I have accrossed this integral when I run some of my computation in Wolfram alpha with many values of $t$ , Really seems to conjecture that :
$$\int_{0}^{t}\operatorname{erf}(x+\sqrt{1-\log (x)} )dx \sim t$$ for every $t$ , The key I dea i have used is the series expansion of that function $x+\sqrt{1-\log (x)}$ at $x=e$ as shown in the below image , by substitution in the titled function that's make the integral is very complicated and as a reason we do not have a closed form for it this make obstacle to me to get what i have conjuctred , Now my justification if the conjecture is true is that :$\lim_{x\to \infty}\operatorname{erf}(x+\sqrt{1-\log (x)} ) =\lim_{x\to e}\operatorname{erf}(x+\sqrt{1-\log (x)} )=1 $ , But this is not enough and is not clear at all , Now my question how do i show the titled equality if it is true ?
Too long for a comment.
automaticallyGenerated gave the correct explanation.
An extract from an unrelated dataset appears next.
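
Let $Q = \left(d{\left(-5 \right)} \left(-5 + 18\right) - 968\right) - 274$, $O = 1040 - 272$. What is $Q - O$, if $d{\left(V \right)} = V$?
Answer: $-2075$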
Just let me elaborate considering $$f(x)=\operatorname{erf}(x+\sqrt{1-\ln(x)})$$ for which $$f'(x)=\frac{2}{\sqrt{\pi }}e^{-\left(x+\sqrt{1-\log (x)}\right)^2} \left(1-\frac{1}{2 x \sqrt{1-\log(x)}}\right)$$ So, the derivative cancels when $$2 x \sqrt{1-\log(x)}=1$$ that is to say when $$1+\frac 12 \log\left(\frac 1 {x^2} \right)=\frac 1 {4x^2}$$ the solution of which being $$x_*=\sqrt{2 W\left(\frac{e^2}{2}\right)}\approx 1.52260$$ where $W(.)$ is Lambert function. $$f(x_*)=0.998762$$
Edit
Interesting would be the Taylor expansion around $x=1$; this would be $$f(x)=\text{erf}(2)+\frac{x-1}{e^4 \sqrt{\pi }}-\frac{3 (x-1)^2}{4 e^4 \sqrt{\pi }}-\frac{(x-1)^3}{8 e^4 \sqrt{\pi }}+\frac{137 (x-1)^4}{192 e^4 \sqrt{\pi }}+O\left((x-1)^5\right)$$ making $$\int_0^t f(x)\,dx\approx\left(\text{erf}(2)-\frac{175}{192 e^4 \sqrt{\pi }}\right) t-\frac{35 t^2}{96 e^4 \sqrt{\pi }}+\frac{125 t^3}{96 e^4 \sqrt{\pi }}-\frac{143 t^4}{192 e^4 \sqrt{\pi }}+\frac{137 t^5}{960 e^4 \sqrt{\pi }}$$ which, numerically is $$0.985904 t-0.00376742 t^2+0.0134551 t^3-0.0076963 t^4+0.00147468 t^5$$